Figure shows a capacitor made of two circular plates each of radius 12 cm, and separated by 5.0 cm. The capacitor is being charged by an external source (not shown in the figure). The charging current is constant and equal to 0.15 A.

**(a) **Calculate the capacitance and the rate of charge of potential difference between the plates.

**(b) **Obtain the displacement current across the plates.

**(c)** Is Kirchhoff’s first rule (junction rule) valid at each plate of the capacitor?
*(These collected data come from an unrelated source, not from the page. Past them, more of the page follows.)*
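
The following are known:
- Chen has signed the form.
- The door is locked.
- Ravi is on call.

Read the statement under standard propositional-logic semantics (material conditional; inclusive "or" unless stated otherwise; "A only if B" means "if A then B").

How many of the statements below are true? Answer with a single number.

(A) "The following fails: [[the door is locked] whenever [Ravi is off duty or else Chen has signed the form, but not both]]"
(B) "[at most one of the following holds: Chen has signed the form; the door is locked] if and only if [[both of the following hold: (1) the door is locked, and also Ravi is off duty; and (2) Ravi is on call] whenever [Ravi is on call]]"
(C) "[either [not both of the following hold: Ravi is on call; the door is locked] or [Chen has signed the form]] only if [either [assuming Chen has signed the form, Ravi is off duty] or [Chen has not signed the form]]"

1

Let R = "Ravi is on call" (True), P = "Chen has signed the form" (True), Q = "the door is locked" (True).

(A): Formalization: not ((not R xor P) -> Q)

not R = not True = False
not R xor P = False xor True = True
(not R xor P) -> Q = True -> True = True
not ((not R xor P) -> Q) = not True = False
Thus (A) is false.

(B): In symbols: (P nand Q) iff (R -> ((Q and not R) and R))

P nand Q = True nand True = False
not R = not True = False
Q and not R = True and False = False
(Q and not R) and R = False and True = False
R -> ((Q and not R) and R) = True -> False = False
(P nand Q) iff (R -> ((Q and not R) and R)) = False iff False = True
So (B) is true.

(C): Parsed as ((R nand Q) or P) -> ((P -> not R) or not P)

R nand Q = True nand True = False
(R nand Q) or P = False or True = True
not R = not True = False
P -> not R = True -> False = False
not P = not True = False
(P -> not R) or not P = False or False = False
((R nand Q) or P) -> ((P -> not R) or not P) = True -> False = False
Thus (C) is false.

1 of the 3 statements is true ((B)).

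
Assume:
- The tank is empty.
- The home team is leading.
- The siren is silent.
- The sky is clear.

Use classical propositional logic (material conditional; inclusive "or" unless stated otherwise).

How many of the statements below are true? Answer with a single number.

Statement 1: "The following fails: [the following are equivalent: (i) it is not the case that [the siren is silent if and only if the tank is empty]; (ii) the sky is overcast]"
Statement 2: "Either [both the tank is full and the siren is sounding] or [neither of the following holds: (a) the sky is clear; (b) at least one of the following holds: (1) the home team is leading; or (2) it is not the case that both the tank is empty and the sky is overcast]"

Let R = "the siren is sounding" (False), P = "the tank is full" (False), S = "the sky is overcast" (False), Q = "the home team is leading" (True).

Statement 1: Formalization: not (not (not R iff not P) iff S)

not R = not False = True
not P = not False = True
not R iff not P = True iff True = True
not (not R iff not P) = not True = False
not (not R iff not P) iff S = False iff False = True
not (not (not R iff not P) iff S) = not True = False
Hence Statement 1 is false.

Statement 2: This is (P and R) or (not S nor (Q or (not P nand S))).

P and R = False and False = False
not S = not False = True
not P = not False = True
not P nand S = True nand False = True
Q or (not P nand S) = True or True = True
not S nor (Q or (not P nand S)) = True nor True = False
(P and R) or (not S nor (Q or (not P nand S))) = False or False = False
Thus Statement 2 is false.

0 of the 2 statements are true (none).

0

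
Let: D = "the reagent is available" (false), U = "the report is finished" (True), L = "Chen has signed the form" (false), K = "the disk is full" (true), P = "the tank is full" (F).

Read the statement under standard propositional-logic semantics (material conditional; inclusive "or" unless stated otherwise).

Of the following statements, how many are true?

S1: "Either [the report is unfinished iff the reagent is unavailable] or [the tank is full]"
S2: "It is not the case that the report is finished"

0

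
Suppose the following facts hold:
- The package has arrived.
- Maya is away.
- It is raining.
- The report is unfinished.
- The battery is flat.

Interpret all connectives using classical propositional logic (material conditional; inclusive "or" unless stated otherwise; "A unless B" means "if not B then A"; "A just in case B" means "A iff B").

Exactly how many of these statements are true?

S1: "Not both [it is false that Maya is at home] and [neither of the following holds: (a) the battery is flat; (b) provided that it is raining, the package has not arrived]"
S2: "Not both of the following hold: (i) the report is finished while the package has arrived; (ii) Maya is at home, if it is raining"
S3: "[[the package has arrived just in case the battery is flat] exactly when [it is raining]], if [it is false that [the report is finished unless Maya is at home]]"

3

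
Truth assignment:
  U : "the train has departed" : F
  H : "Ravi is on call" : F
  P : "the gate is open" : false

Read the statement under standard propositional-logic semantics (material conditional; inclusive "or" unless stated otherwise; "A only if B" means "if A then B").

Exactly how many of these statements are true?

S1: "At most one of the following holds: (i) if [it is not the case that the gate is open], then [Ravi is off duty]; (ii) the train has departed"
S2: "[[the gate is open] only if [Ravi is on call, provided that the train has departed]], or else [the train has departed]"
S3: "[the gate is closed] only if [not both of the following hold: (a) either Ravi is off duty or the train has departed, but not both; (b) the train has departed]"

3

S1: Parsed as (~P -> ~H) nand U

~P = ~F = T
~H = ~F = T
~P -> ~H = T -> T = T
(~P -> ~H) nand U = T nand F = T
Hence S1 is true.

S2: Parsed as (P -> (U -> H)) | U

U -> H = F -> F = T
P -> (U -> H) = F -> T = T
(P -> (U -> H)) | U = T | F = T
Hence S2 is true.

S3: In symbols: ~P -> ((~H xor U) nand U)

~P = ~F = T
~H = ~F = T
~H xor U = T xor F = T
(~H xor U) nand U = T nand F = T
~P -> ((~H xor U) nand U) = T -> T = T
Thus S3 is true.

3 of the 3 statements are true (S1, S2, S3).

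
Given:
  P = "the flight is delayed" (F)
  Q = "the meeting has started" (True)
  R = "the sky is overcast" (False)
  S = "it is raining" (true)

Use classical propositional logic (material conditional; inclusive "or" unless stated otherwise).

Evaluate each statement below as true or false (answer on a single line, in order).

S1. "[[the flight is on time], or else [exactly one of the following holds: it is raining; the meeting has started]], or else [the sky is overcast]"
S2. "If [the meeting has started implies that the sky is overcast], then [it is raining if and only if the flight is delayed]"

S1 T / S2 T

S1: Parsed as (¬P ∨ (S ⊕ Q)) ∨ R

¬P = ¬F = T
S ⊕ Q = T ⊕ T = F
¬P ∨ (S ⊕ Q) = T ∨ F = T
(¬P ∨ (S ⊕ Q)) ∨ R = T ∨ F = T
Hence S1 is true.

S2: Parsed as (Q → R) → (S ↔ P)

Q → R = T → F = F
S ↔ P = T ↔ F = F
(Q → R) → (S ↔ P) = F → F = T
Thus S2 is true.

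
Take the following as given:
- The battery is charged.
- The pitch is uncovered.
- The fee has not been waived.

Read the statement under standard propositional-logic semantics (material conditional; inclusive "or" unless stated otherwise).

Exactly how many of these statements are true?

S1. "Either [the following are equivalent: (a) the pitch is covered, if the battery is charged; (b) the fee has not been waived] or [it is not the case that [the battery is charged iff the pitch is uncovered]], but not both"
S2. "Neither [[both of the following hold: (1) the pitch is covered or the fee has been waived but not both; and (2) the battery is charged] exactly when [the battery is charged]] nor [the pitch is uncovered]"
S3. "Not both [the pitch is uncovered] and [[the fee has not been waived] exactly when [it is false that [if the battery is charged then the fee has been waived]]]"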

Explain.

#### Solution

Radius of each circular plate, r = 12 cm = 0.12 m

Distance between the plates, d = 5 cm = 0.05 m

Charging current, I = 0.15 A

Permittivity of free space, ε_{0} = 8.85 × 10^{−12 }C^{2 }N^{−1 }m^{−2}

**(a)** Capacitance between the two plates is given by the relation,

C =`(ε_0"A")/"d"`

Where,

A = Area of each plate = πr^{2}

`"C" = (ε_0pi"r"^2)/"d"`

= `(8.85 xx 10^-12 xx pi xx (0.12)^2)/0.05`

= 8.0032 × 10^{−12 }F

= 80.032 pF

Charge on each plate, q = CV

Where,

V = Potential difference across the plates

Differentiation on both sides with respect to time (t) gives:

`("dq")/("dt") = "C"("dV")/("dt")`

But, `("dq")/("dt")` = current (I)

∴ `("dV")/("dt") = "I"/"C"`

= `(0.15)/(80.032 xx 10^-12)`

= 1.87 × 10^{9 }V/s

Therefore, the change in the potential difference between the plates is 1.87 ×10^{9} V/s.

**(b)** The displacement current across the plates is the same as the conduction current. Hence, the displacement current, i_{d} is 0.15 A.

**(c) **Yes

Kirchhoff’s first rule is valid at each plate of the capacitor provided that we take the sum of conduction and displacement for current.